The problem with this article is it's surprise. Ms Lithwick approaches the matter with her usual combination of analysis and wit, but what her reasoning leaves out is galling. One reads it only to be surprised by her surprise.
At this point in our history, the parliamentary functions of the legislative branch can be looked at as a game with rules that limit the actions of the participants to actions that fall within multiple sets of limiting factors. going after Gonzales but failing to do so with both guns blazing, the Democrats are only following the "cover-your-ass" principle, doing what they should do in a perfect world but only in half-measure while avoiding a direct confrontation with the White House while providing themselves with an endless show of moral rectitude and public concern for the law.
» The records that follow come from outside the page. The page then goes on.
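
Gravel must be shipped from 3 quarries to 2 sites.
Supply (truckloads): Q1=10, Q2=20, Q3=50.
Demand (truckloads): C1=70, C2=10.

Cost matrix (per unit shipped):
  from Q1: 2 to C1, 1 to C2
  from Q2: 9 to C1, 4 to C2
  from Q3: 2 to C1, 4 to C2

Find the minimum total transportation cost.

Optimal allocation:
  Q1–C1: 10 × 2 = 20
  Q2–C1: 10 × 9 = 90
  Q2–C2: 10 × 4 = 40
  Q3–C1: 50 × 2 = 100
Total = 20 + 90 + 40 + 100 = 250.
(Supply check: Q1 ships 10; Q2 ships 20; Q3 ships 50.)

250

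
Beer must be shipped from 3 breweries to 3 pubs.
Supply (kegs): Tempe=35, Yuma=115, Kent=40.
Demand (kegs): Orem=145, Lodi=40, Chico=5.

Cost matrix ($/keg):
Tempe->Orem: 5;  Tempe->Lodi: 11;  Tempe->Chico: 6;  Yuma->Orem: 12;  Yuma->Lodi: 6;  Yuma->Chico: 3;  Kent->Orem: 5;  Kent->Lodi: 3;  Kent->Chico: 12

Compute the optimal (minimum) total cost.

An optimal shipping plan:
  Tempe->Orem: 35 kegs
  Yuma->Orem: 70 kegs
  Yuma->Lodi: 40 kegs
  Yuma->Chico: 5 kegs
  Kent->Orem: 40 kegs
Total cost = $1470.
(Supply check: Tempe ships 35; Yuma ships 115; Kent ships 40.)

1470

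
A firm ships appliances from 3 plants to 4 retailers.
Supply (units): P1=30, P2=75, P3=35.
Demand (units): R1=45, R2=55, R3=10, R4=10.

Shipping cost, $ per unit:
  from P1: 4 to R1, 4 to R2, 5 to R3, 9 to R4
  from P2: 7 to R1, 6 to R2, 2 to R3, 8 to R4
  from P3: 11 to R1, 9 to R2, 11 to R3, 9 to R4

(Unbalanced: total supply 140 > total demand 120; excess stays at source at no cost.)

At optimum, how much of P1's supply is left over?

Minimum-cost shipments:
  P1->R1: 30 × $4 = $120
  P2->R1: 15 × $7 = $105
  P2->R2: 50 × $6 = $300
  P2->R3: 10 × $2 = $20
  P3->R2: 5 × $9 = $45
  P3->R4: 10 × $9 = $90
Total cost = $680.
P1 ships 30 of its 30, leaving 0.

0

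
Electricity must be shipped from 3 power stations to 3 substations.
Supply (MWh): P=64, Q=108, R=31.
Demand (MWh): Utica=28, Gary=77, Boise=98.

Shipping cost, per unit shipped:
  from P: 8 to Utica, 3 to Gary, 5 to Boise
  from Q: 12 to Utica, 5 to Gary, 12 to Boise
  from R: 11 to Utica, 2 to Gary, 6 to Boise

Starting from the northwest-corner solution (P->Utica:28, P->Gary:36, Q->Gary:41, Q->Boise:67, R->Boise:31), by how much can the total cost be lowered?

264

Current plan cost = 28·8 + 36·3 + 41·5 + 67·12 + 31·6 = 1527.
Optimal plan:
  P–Boise: 64 × 5 = 320
  Q–Utica: 28 × 12 = 336
  Q–Gary: 77 × 5 = 385
  Q–Boise: 3 × 12 = 36
  R–Boise: 31 × 6 = 186
Optimal cost = 1263.
Saving = 1527 − 1263 = 264.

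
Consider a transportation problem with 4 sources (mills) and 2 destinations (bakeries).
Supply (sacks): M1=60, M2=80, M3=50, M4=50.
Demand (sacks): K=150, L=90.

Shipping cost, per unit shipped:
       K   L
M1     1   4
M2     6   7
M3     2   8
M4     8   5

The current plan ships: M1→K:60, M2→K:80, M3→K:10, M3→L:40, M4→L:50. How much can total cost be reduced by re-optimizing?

200

Current plan cost = 60·1 + 80·6 + 10·2 + 40·8 + 50·5 = 1130.
Optimal plan:
  M1–K: 60 × 1 = 60
  M2–K: 40 × 6 = 240
  M2–L: 40 × 7 = 280
  M3–K: 50 × 2 = 100
  M4–L: 50 × 5 = 250
Optimal cost = 930.
Saving = 1130 − 930 = 200.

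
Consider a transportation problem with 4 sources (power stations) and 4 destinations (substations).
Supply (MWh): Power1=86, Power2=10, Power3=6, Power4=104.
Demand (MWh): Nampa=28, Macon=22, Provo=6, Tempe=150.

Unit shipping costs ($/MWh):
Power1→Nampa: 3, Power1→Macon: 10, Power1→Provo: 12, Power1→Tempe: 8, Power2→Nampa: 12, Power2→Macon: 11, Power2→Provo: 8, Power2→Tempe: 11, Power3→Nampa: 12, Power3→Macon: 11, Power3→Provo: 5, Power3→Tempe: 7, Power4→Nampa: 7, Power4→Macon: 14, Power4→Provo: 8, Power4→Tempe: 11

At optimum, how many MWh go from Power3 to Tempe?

6

Solving gives:
  Power1 to Nampa: 28 MWh
  Power1 to Macon: 12 MWh
  Power1 to Tempe: 46 MWh
  Power2 to Macon: 10 MWh
  Power3 to Tempe: 6 MWh
  Power4 to Provo: 6 MWh
  Power4 to Tempe: 98 MWh
Total cost = $1850.
So Power3→Tempe carries 6 MWh.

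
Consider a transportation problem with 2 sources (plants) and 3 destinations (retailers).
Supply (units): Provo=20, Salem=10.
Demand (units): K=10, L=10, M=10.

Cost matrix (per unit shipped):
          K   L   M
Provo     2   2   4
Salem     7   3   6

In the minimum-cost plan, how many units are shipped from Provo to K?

Solving gives:
  Provo→K: 10 × 2 = 20
  Provo→M: 10 × 4 = 40
  Salem→L: 10 × 3 = 30
Total cost = 90.
So Provo→K carries 10 units.

10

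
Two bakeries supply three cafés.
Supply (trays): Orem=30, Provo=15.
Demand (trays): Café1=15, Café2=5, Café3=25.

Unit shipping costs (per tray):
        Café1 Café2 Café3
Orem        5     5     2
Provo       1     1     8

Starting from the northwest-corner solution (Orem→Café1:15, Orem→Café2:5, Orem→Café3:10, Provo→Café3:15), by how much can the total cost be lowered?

Current plan cost = 15·5 + 5·5 + 10·2 + 15·8 = 240.
Optimal plan:
  Orem→Café1: 5 × 5 = 25
  Orem→Café3: 25 × 2 = 50
  Provo→Café1: 10 × 1 = 10
  Provo→Café2: 5 × 1 = 5
Optimal cost = 90.
Saving = 240 − 90 = 150.

150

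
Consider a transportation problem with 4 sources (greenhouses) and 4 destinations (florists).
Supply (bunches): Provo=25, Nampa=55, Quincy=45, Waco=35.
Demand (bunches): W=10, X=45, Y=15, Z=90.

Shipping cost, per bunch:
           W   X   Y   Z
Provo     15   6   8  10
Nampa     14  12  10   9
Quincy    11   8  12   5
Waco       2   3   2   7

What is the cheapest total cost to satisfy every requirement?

970

A cheapest plan:
  Provo to X: 25 × 6 = 150
  Nampa to Y: 10 × 10 = 100
  Nampa to Z: 45 × 9 = 405
  Quincy to Z: 45 × 5 = 225
  Waco to W: 10 × 2 = 20
  Waco to X: 20 × 3 = 60
  Waco to Y: 5 × 2 = 10
Total = 150 + 100 + 405 + 225 + 20 + 60 + 10 = 970.
(Supply check: Provo ships 25; Nampa ships 55; Quincy ships 45; Waco ships 35.)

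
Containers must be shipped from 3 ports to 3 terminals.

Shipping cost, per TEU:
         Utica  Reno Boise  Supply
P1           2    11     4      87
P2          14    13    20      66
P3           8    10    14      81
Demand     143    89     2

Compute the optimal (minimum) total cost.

An optimal shipping plan:
  P1 to Utica: 85 × 2 = 170
  P1 to Boise: 2 × 4 = 8
  P2 to Reno: 66 × 13 = 858
  P3 to Utica: 58 × 8 = 464
  P3 to Reno: 23 × 10 = 230
Total = 170 + 8 + 858 + 464 + 230 = 1730.
(Supply check: P1 ships 87; P2 ships 66; P3 ships 81.)

1730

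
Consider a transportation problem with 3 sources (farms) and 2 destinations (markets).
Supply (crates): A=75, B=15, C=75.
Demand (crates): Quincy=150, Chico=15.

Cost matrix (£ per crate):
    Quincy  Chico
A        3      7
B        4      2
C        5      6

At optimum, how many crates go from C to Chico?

Solving gives:
  A to Quincy: 75 × £3 = £225
  B to Chico: 15 × £2 = £30
  C to Quincy: 75 × £5 = £375
Total cost = £630.
The route C→Chico is not used.

0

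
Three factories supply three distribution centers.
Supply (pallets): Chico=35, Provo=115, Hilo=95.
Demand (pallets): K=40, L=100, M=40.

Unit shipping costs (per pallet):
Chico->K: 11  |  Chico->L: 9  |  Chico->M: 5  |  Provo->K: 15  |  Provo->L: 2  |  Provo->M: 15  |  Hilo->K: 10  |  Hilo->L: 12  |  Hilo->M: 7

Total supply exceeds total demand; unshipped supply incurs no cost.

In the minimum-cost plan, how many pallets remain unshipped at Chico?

Minimum-cost shipments:
  Chico->M: 35 × 5 = 175
  Provo->L: 100 × 2 = 200
  Hilo->K: 40 × 10 = 400
  Hilo->M: 5 × 7 = 35
Total cost = 810.
Chico ships 35 of its 35, leaving 0.

0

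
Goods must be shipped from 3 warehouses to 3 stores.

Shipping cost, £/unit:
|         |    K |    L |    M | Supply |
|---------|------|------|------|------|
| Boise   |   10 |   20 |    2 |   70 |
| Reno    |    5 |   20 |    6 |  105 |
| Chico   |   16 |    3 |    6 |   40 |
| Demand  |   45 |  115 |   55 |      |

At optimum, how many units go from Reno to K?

45

Optimal shipments:
  Boise→L: 15 × £20 = £300
  Boise→M: 55 × £2 = £110
  Reno→K: 45 × £5 = £225
  Reno→L: 60 × £20 = £1200
  Chico→L: 40 × £3 = £120
Total cost = £1955.
So Reno→K carries 45 units.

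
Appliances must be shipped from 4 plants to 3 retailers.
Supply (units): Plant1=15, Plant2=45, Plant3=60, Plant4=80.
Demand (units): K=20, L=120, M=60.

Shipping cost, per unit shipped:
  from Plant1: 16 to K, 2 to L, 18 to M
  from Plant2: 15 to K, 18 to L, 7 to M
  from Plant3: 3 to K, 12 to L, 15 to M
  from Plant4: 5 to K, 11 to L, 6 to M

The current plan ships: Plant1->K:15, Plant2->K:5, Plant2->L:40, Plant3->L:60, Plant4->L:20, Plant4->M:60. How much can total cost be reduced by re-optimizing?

Current plan cost = 15·16 + 5·15 + 40·18 + 60·12 + 20·11 + 60·6 = 2335.
Optimal plan:
  Plant1->L: 15 × 2 = 30
  Plant2->M: 45 × 7 = 315
  Plant3->K: 20 × 3 = 60
  Plant3->L: 40 × 12 = 480
  Plant4->L: 65 × 11 = 715
  Plant4->M: 15 × 6 = 90
Optimal cost = 1690.
Saving = 2335 − 1690 = 645.

645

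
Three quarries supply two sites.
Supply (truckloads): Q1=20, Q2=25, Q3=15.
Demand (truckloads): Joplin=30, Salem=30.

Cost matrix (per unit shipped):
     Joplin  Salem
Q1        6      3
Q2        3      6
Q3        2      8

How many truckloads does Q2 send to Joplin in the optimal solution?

15

The minimum-cost plan:
  Q1 to Salem: 20 × 3 = 60
  Q2 to Joplin: 15 × 3 = 45
  Q2 to Salem: 10 × 6 = 60
  Q3 to Joplin: 15 × 2 = 30
Total cost = 195.
So Q2→Joplin carries 15 truckloads.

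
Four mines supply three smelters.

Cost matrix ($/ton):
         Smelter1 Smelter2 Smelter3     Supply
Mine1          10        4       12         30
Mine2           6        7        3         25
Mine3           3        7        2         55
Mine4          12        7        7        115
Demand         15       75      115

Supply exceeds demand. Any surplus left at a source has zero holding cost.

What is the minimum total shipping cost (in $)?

985

One minimum-cost allocation:
  Mine1 to Smelter2: 30 × $4 = $120
  Mine2 to Smelter3: 25 × $3 = $75
  Mine3 to Smelter1: 15 × $3 = $45
  Mine3 to Smelter3: 40 × $2 = $80
  Mine4 to Smelter2: 45 × $7 = $315
  Mine4 to Smelter3: 50 × $7 = $350
Total = 120 + 75 + 45 + 80 + 315 + 350 = $985.
(Supply check: Mine1 ships 30; Mine2 ships 25; Mine3 ships 55; Mine4 ships 95.)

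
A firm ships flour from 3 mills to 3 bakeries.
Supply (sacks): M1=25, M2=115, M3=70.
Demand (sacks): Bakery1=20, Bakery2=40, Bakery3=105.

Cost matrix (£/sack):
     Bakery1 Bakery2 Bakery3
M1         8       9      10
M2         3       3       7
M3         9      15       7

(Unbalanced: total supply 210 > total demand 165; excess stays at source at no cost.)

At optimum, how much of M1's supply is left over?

Minimum-cost shipments:
  M2–Bakery1: 20 × £3 = £60
  M2–Bakery2: 40 × £3 = £120
  M2–Bakery3: 55 × £7 = £385
  M3–Bakery3: 50 × £7 = £350
Total cost = £915.
M1 ships 0 of its 25, leaving 25.

25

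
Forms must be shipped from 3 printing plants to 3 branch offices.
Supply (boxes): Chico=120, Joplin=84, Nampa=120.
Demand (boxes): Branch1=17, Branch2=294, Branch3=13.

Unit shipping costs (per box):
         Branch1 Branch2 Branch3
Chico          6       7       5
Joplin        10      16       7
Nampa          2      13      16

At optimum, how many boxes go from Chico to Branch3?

Optimal shipments:
  Chico to Branch2: 120 × 7 = 840
  Joplin to Branch2: 71 × 16 = 1136
  Joplin to Branch3: 13 × 7 = 91
  Nampa to Branch1: 17 × 2 = 34
  Nampa to Branch2: 103 × 13 = 1339
Total cost = 3440.
The route Chico→Branch3 is not used.

0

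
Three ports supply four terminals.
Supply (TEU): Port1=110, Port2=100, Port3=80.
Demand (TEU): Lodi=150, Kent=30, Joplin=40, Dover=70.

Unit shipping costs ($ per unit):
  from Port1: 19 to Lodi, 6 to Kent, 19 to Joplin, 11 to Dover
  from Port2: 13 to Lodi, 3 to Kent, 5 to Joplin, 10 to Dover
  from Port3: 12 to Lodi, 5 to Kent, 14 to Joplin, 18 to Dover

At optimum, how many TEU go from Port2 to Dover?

0

Optimal shipments:
  Port1->Lodi: 10 × $19 = $190
  Port1->Kent: 30 × $6 = $180
  Port1->Dover: 70 × $11 = $770
  Port2->Lodi: 60 × $13 = $780
  Port2->Joplin: 40 × $5 = $200
  Port3->Lodi: 80 × $12 = $960
Total cost = $3080.
The route Port2→Dover is not used.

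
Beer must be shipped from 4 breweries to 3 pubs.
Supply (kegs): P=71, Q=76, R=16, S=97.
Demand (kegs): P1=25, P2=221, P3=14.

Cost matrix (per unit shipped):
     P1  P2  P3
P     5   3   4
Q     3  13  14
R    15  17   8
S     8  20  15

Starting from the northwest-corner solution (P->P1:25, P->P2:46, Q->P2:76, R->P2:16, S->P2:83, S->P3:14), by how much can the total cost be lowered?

406

Current plan cost = 25·5 + 46·3 + 76·13 + 16·17 + 83·20 + 14·15 = 3393.
Optimal plan:
  P->P2: 71 kegs
  Q->P2: 76 kegs
  R->P2: 2 kegs
  R->P3: 14 kegs
  S->P1: 25 kegs
  S->P2: 72 kegs
Optimal cost = 2987.
Saving = 3393 − 2987 = 406.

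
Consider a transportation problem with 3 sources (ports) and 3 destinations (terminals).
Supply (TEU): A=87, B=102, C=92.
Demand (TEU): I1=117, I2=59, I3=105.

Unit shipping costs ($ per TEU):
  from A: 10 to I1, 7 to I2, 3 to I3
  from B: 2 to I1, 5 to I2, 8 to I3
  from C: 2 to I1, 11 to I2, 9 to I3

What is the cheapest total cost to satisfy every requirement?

An optimal shipping plan:
  A→I3: 87 TEU
  B→I1: 25 TEU
  B→I2: 59 TEU
  B→I3: 18 TEU
  C→I1: 92 TEU
Total cost = $934.
(Supply check: A ships 87; B ships 102; C ships 92.)

934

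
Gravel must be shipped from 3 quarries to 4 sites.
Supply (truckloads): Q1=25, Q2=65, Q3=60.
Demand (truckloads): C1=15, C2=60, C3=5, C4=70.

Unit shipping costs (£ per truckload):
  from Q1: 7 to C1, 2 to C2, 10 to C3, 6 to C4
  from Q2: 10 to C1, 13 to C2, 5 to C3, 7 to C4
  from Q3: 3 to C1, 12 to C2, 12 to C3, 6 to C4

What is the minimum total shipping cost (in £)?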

Following the CYA principle, they happily provide Gonzales and the President with unprecedented and unconstitutional surveillance powers that the administrations love of power and secrecy thrive on which allows them to dodge the inevitable charge that they are "soft on terrorism." In an ideal world, of real lawmaking by perfected lawmakers, this would be ludicrous, unfortunately, the distortions of reality brought about by the tactics of the current administration don't create the conditions needed for ideal-world lawmaking; substituting instead, a political atmosphere that creates example after example of paradox and nonsense.
With this in mind, any lion-like behavior on the part of the Democrats would find them 'trying to destroy the effectiveness of the office of a war-time president' or some such drivel which would more than likely hurt them the next time the Republicans want to charge them with a lack of patriotism or of their being "soft on terrorism." In other words, what the Democrats are doing simply mirrors the squalor of Karl Rove's strategizing: it is just a different way of hanging on to power. It just spares them the time and complexity of explaining the unconstitutionality and general craziness of pretty much everything the executive branch wants.
It's not noble or just, but there is every reason to believe that it will work if and until the Democrats can find a poisonous intellectual dwarf who can channel Machiavelli of their own.